Боже ты мой! Сколько молодости в голосе, восприятии, забвение, что он сам, куда больше меня, поэзия в признании других. Мне было радостно и… даже неловко.
— Знаете, Сергей Яковлевич, эту передачу как-то ночью, с ходу, одним махом записала: и говорила и на рояле играла. Теперь, когда на радио какая-то пауза минут на сорок получается — меня туда «вкатывают». Про сегодня я и не знала. Спасибо вам. Очень вы добрый.
Он позвонил и на следующий день, но когда я захотела, как всегда, разделить неожиданно хорошее со своим коллективом, устроить в театре встречу с Сергеем Яковлевичем, он ответил неожиданно грустно:
— Не знаю, смогу ли… В этом месяце в театр к вам вряд ли приду. Хочется очень, а чувствую себя… неважно. А вы… сегодня или завтра, вы к нам с Верой Николаевной могли бы прийти? Настроение какое-то тусклое.
Увы! На две недели вперед время было расписано с деыяти утра до двенадцати ночи, а потом… Не свершилось это «потом». Так и не побывала у Лемешевых в Москве.
А он звонил еще, просил достать ему книжку «Новеллы моей жизни» — первую часть. Но у меня осталось только два экземпляра.
— Может, предпоследний экземпляр все-таки вам отдам, — шутила я, — но взамен жду вашу книжку.
— А я ее уже для вас приготовил. С надписью, — ответил Сергей Яковлевич приветливо.

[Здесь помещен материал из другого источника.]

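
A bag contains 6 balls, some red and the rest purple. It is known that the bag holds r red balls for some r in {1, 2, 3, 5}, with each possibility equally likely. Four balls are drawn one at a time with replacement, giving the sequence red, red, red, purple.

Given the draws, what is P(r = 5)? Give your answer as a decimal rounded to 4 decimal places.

Compute the likelihood of the observed sequence for each case: P(data | r = 1) = (1/6)(1/6)(1/6)(5/6) = 0.003858; P(data | r = 2) = (2/6)(2/6)(2/6)(4/6) = 0.024691; P(data | r = 3) = (3/6)(3/6)(3/6)(3/6) = 0.0625; P(data | r = 5) = (5/6)(5/6)(5/6)(1/6) = 0.096451.
The prior-weighted likelihoods are 1/4 · 0.003858 = 0.00096451, 1/4 · 0.024691 = 0.0061728, 1/4 · 0.0625 = 0.015625, 1/4 · 0.096451 = 0.024113; these sum to 0.046875.
Therefore the posterior P(r = 5 | data) = (0.024113) / (0.046875) = 0.5144.

0.5144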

Внутренний голос говорил: «Надо спешить». Но знаю твои слова, Александр Сергеевич, «служенье муз не терпит суеты», хоть и никак не научусь ими пользоваться! Помню, как в «Подмосковье» на вопрос, почему Сергей Яковлевич оставил Оперную студию при консерватории, он как-то по-детски надул губы и сказал:
— Как же можно руководить студией, у которой потолок обваливается?!
Я ответила тихо:
— Можно добиться, чтобы и не обваливался, если очень любишь.

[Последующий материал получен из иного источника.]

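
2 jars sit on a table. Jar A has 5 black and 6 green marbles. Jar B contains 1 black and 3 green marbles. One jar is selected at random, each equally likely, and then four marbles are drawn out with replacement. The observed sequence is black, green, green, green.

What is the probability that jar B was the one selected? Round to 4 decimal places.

The likelihood of the observed sequence under each hypothesis: P(data | jar A) = (5/11)(6/11)(6/11)(6/11) = 0.073765; P(data | jar B) = (1/4)(3/4)(3/4)(3/4) = 0.10547.
The prior-weighted likelihoods are 1/2 · 0.073765 = 0.036883, 1/2 · 0.10547 = 0.052734; summing to 0.089617.
By Bayes' rule, P(jar B | data) = (0.052734) / (0.089617) = 0.58844.

0.5884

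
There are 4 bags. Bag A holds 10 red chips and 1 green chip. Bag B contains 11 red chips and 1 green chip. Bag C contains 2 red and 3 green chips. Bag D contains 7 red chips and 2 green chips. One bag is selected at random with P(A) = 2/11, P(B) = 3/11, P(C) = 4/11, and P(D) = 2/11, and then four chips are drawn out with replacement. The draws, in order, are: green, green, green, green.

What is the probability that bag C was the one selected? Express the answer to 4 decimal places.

0.9901

Under each hypothesis, the probability of the observed sequence is: P(data | bag A) = (1/11)(1/11)(1/11)(1/11) = 6.8301e-05; P(data | bag B) = (1/12)(1/12)(1/12)(1/12) = 4.8225e-05; P(data | bag C) = (3/5)(3/5)(3/5)(3/5) = 0.1296; P(data | bag D) = (2/9)(2/9)(2/9)(2/9) = 0.0024387.
The prior-weighted likelihoods are 2/11 · 6.8301e-05 = 1.2418e-05, 3/11 · 4.8225e-05 = 1.3152e-05, 4/11 · 0.1296 = 0.047127, 2/11 · 0.0024387 = 0.00044339; these sum to 0.047596.
By Bayes' rule, P(bag C | data) = (0.047127) / (0.047596) = 0.99015.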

Он посмотрел на меня, как соловей на лошадь, покачал головой и сказал:
— Мне доказывали, что вы именно такая… Потом говорили о чем-то веселом, а он помалкивал:
соловей глядел на ломовую лошадь…
Смотрел ласково, с уважением. Понимал, как надо любить главное, чтобы, подобно Геркулесу и, безусловно, не будучи им, подпирать своей волей многие крыши и потолки…

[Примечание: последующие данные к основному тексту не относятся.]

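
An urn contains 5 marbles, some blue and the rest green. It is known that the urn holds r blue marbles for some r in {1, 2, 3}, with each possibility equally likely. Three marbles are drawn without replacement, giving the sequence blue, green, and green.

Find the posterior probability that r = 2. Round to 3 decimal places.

Compute the likelihood of the observed sequence for each case: P(data | r = 1) = (1/5)(4/4)(3/3) = 1/5; P(data | r = 2) = (2/5)(3/4)(2/3) = 1/5; P(data | r = 3) = (3/5)(2/4)(1/3) = 1/10.
The prior-weighted likelihoods are 1/3 · 1/5 = 1/15, 1/3 · 1/5 = 1/15, 1/3 · 1/10 = 1/30; with total 1/6.
Hence P(r = 2 | data) = (1/15) / (1/6) = 2/5.

0.400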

Зима и весна 1977 года были у меня трудными: ставила спектакли в Венгрии, записывала с большим симфоническим оркестром и дирижером Геннадием Рождественским «Петю и волка» на телевидении, поставила «Мальчика-великана» в Саратовском оперном, надо было съездить в Берлин и Лейпциг, потом в Канаду и США.
Как— то в июне, только что вернувшись из зарубежной поездки, устремилась на открытую генеральную репетицию «Мертвых душ» Гоголя -Родиона Щедрина. Меня посадили в директорскую ложу. Ее первый ряд прямо над оркестром, весь зрительный зал виден так же хорошо, как сцена. Чувствовала себя усталой: у нас сейчас двенадцать дня, а в США и Канаде вечер, скоро ночь… Но хотя в голове был хаос, новая опера Щедрина захватила, врезалась в сознание.